At the end of the day, you’ll present your concepts to the panel—Under Secretary for Health Dr. David Shulkin, Chief Information Officer LaVerne Council, General Pete Chiarelli, and me.
We want to help you identify the resources and decision makers necessary to turn great ideas into solutions.
One way to do that is through our VA Innovators Network.
We have eight living laboratories at VA Medical Centers across the country where you can partner with frontline VA clinicians to further develop your Brain Health solutions.
If you are interested in learning more, make sure to speak with Andrea Ippolito. Andrea, please stand. If you have any questions about anything related to Innovations Network or future collaborations, please contact Andrea at 202-349-9857.
Here are some final thoughts.
After 33 years at Procter & Gamble, I count myself blessed to be working full-time for Veterans. Fulfilling President Lincoln’s charge to care for those who have “borne the battle” is a noble mission, and I’m proud to be a part of it.

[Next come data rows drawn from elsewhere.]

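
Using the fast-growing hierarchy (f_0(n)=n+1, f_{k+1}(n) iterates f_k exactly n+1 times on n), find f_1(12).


f_1(12) = f_0^13(12)
f_0 adds 1 each time, applied 13 times.
f_1(12) = 12 + 13 = 25

25


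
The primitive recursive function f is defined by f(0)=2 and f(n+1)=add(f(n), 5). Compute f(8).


f(0) = 2
f(1) = add(f(0), 5) = add(2, 5) = 7
f(2) = add(f(1), 5) = add(7, 5) = 12
f(3) = add(f(2), 5) = add(12, 5) = 17
f(4) = add(f(3), 5) = add(17, 5) = 22
f(5) = add(f(4), 5) = add(22, 5) = 27
f(6) = add(f(5), 5) = add(27, 5) = 32
f(7) = add(f(6), 5) = add(32, 5) = 37
f(8) = add(f(7), 5) = add(37, 5) = 42


42


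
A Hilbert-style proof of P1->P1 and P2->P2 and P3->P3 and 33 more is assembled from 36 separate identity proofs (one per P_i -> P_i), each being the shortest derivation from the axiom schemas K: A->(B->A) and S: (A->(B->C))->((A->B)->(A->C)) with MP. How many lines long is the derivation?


The shortest proof of A->A from K and S in the Hilbert calculus has exactly 5 lines:
(1) K instance A->((A->A)->A), (2) S instance, (3) MP on 1,2, (4) K instance A->(A->A), (5) MP on 3,4.
For 36 independent identities: 36 * 5 = 180 lines total.

180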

But it’s not just my mission.
It’s not just VA’s mission.
Taking care of Veterans is a mission for the entire country.
Greater battlefield survival rates than we’ve ever witnessed, medical advances in brain injury and post-traumatic stress and technological advances in prosthetics have opened a world of opportunity for our Nation’s wounded, ill, and injured troops and Veterans.
These are opportunities we cannot miss. You’re going to help us make sure we don’t.And so is Vietnam Veteran and Medal of Honor recipient Paul “Buddy” Bucha. Let’s welcome him.